Sus hijos lo recuerdan como un padre cariñoso, rara vez les levantó la mano para reprenderlos, bastaba una mirada para dominar la situación de indisciplina, fue refugio de los niños cuando doña Mónica les quería azotar.

Siendo muy jovencito  ayudaba a su padre  en el campo de Baztarrica (9 de Julio), entablando una sólida amistad con su hijo, quien fuera nuestro caracterizado  Dr. Martín Baztarrica. También  realizó tareas de arado y siembra y amanse de animales en la hacienda de Inchauspe (9 de Julio) y como encargado de cuatro tambos en el establecimiento de Angel Rossi (Castilla), en los que trabajaba desde que aclaraba hasta la puesta del sol. Estando en la zona de Báez amansaba caballos  destinados a la práctica de polo en la Estancia Santa Rosa de Bengolea. Durante el día, se paraba solo para almorzar y para tomar la merienda consistente en mate cocido con pan casero y queso. En la cocina de la estancia había un largo fogón con varias hornallas con brasas encendidas, una parrilla y trozos de carne para saciar el hambre de los recién llegado.

Como hombre criado  en el campo adquirió la sabiduría de los mayores, aprendió a trenzar soga, curtir el cuero de vaca para hacer tientos,  curar verrugas, gusanos, empeines, eczema y combatir a la isoca; todo de palabra.

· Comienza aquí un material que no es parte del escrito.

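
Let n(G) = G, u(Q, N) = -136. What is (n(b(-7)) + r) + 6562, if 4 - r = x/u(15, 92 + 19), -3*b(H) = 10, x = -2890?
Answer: 78497/12 ≈ 6541.4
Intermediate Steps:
b(H) = -10/3 (b(H) = -1/3*10 = -10/3)
r = -69/4 (r = 4 - (-2890)/(-136) = 4 - (-2890)*(-1)/136 = 4 - 1*85/4 = 4 - 85/4 = -69/4 ≈ -17.250)
(n(b(-7)) + r) + 6562 = (-10/3 - 69/4) + 6562 = -247/12 + 6562 = 78497/12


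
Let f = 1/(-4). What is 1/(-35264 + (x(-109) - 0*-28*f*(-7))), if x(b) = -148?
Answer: -1/35412 ≈ -2.8239e-5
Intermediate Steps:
f = -1/4 ≈ -0.25000
1/(-35264 + (x(-109) - 0*-28*f*(-7))) = 1/(-35264 + (-148 - 0*-28*(-1/4)*(-7))) = 1/(-35264 + (-148 - 0*7*(-7))) = 1/(-35264 + (-148 - 0*(-49))) = 1/(-35264 + (-148 - 1*0)) = 1/(-35264 + (-148 + 0)) = 1/(-35264 - 148) = 1/(-35412) = -1/35412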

A quien escribe este relato, siendo joven le había aparecido una verruga en el dedo índice de la mano izquierda que trataba de esconderla ante sus conocidos. Un día, un amigo de su padre, le dice: “Eusebio te curará”. Al otro día partí rumbo a lo de Eusebio, le conté lo que me pasaba, tomó mi mano entre las suyas, murmuró unas palabras en voz baja y enseguida me dijo: “para el domingo que viene no tendrás  verruga”. Entre tanto, pasaron los días, me olvidé del asunto, yo era un poco incrédulo, hasta que cierta mañana ante mi asombro al tomar una taza, note que  la verruga había desaparecido. Me puse recontento. Quise pagarle, pero  se me enojó, solo le basto muchas gracias.

Cuando se traslada del paraje Román Báez cerca al pueblo de Suipacha, alquila el campo de la familia Goyeneche situado cerca del Cementerio y le compra el reparto de leche a Tito Scarlassa. Se levantaban de madrugada –él y ella- para ayudar al tambero, el ordeñe era a mano; tenía un especial cuidado para los niños, ordeñaba siempre la misma vaca  para cuidarles la salud. Su recorrido se iniciaba a las siete por las calles del pueblo y terminaba a las once de la mañana. Eso sí, todas las tardes se reunía en el bar de Tolo Manfredi (hoy Casa de Larrechea) con otros lecheros, entre ellos  Belarra, Fernández y Cámpora para beber alguna copa y jugar a los naipes.

Tuvo inquietudes comunitarias, con don Chidichimo –talabartero- fundaron el centro tradicionalista “El Cimarrón”; además integró la Cooperadora Policial en los años cincuenta y fue Presidente del Club Social de Báez en su inicios y en sus últimos años de vida se desempeñó como encargado del Corralón Municipal. Los que lo conocieron lo describen como un hombre alto, de cabellos negros, tez curtida, ojos oscuros, muy vivaces y una media sonrisa dejando ver su blanca dentadura. Fue amigo de confianza de Marcelo Lynch Gorostiaga, hombre de un rico anecdotario. Nunca le faltó el clásico pañuelo blanco al cuello y el sombrero negro y de vez en cuando se tomaba el tiempo exacto para cuajar casi una frase  ¡Qué carajo quieres!

Durante las festividades Patrias se empilchaba  con un  traje negro, camisa blanca, pañuelo al cuello, una escarapela en el pecho y un pequeño cuchillo de plata con incrustaciones de oro envainado en la cintura, se ceñía  un cinto de cuero de vaca color blanco; rematado con una hebilla que tenía  tallada su inicial. Gozaba jugando entre amigos a la taba y le gustaba bailar  tangos y milongas con reminiscencias camperas.

Desde su adiós ha quedado un vacío. Pero seguro que allá está mirándonos con esa sonrisa socarrona,  callado y diciendo “Váyase al carajo” expresando un desacuerdo con alguien.